Early last week(the last week of November) I was hospitalized for multiple days for a drug overdose. For people on the forum it might come as a shock, and for people who know me personally it may not come as a shock, but in either event it came as a shock to me. It appeared only a few hours prior that I was having a swell time with some friends, and preparing to go to class as usual. But as I spent the last couple hours of my free time the light was stricken from my eyes, and the encompassing blackness was all that filled my mind. I could not talk, could not see, could not move, and all the while thoughts played through my head. I wondered what had happened, where I was and what I was doing. I wondered who was with me. A single thought crossed through my mind that seeming forced my eyes open, and it was the thought of all the help and support I had received from the forum over the last year. When my eyes came open it was Thursday(I overdosed on monday). I was in a hospital bed with a pounding in my head. An IV projected from my right hand and a kind woman stood to the left of me. As my eyes opened I saw a very quick facial expression change of this woman followed by the statement "So you finally woke up."

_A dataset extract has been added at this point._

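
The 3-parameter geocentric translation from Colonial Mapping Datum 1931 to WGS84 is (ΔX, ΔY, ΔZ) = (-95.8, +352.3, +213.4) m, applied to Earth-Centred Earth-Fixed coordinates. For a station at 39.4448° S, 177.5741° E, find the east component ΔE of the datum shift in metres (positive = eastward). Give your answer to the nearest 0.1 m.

ΔE = -347.9 m

At φ = -39.4448°, λ = 177.5741°: sin φ = -0.635335, cos φ = 0.772237, sin λ = 0.042327, cos λ = -0.999104.
ΔE = −sin λ·ΔX + cos λ·ΔY = −(0.042327)·(-95.8) + (-0.999104)·(352.3) = -347.93 m.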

I've been out of the hospital for 5 days now and am recovering, but I'm left with a certain disappointment in myself for the actions which I can't remember. Of all the events last week I remember almost nothing from Monday-Midday Thursday, and it has both physically and emotionally shaken me. I don't pretend to be invincible or that I'm untouchable because the same rules that apply to you also apply to me. I wanted to bring to light these events out of the respect that I hold for so many of the people that I have met on this forum, and to let everybody know that I'm alright. I've been quiet over the last 5 days as I try to work my way back into daily life and cope with realization of just how close to death I came. It's left me with a new perspective on life, and I've come to appreciate so much more of the little things that exist in my everyday life, whether it be a friendly "hello" at the bus stop or just waking up in the morning to see a new review for a story of mine.
I do not remember actual events that took place but I remember the feeling that I had the entire time, and the thoughts that ran through my head. Many of the thoughts were of people from the forum as you've formed a family of vastly spread apart loved ones, and I wanted to let you all know that I'm alright. I appreciate all the help that each and every one of you has given me over the course of the last year. You've all helped me in some way whether it be large or small is inconsequential, you're all a part of my life, and it's a life that I look forward to keep living day by day, and I hope that you'll all remain in it.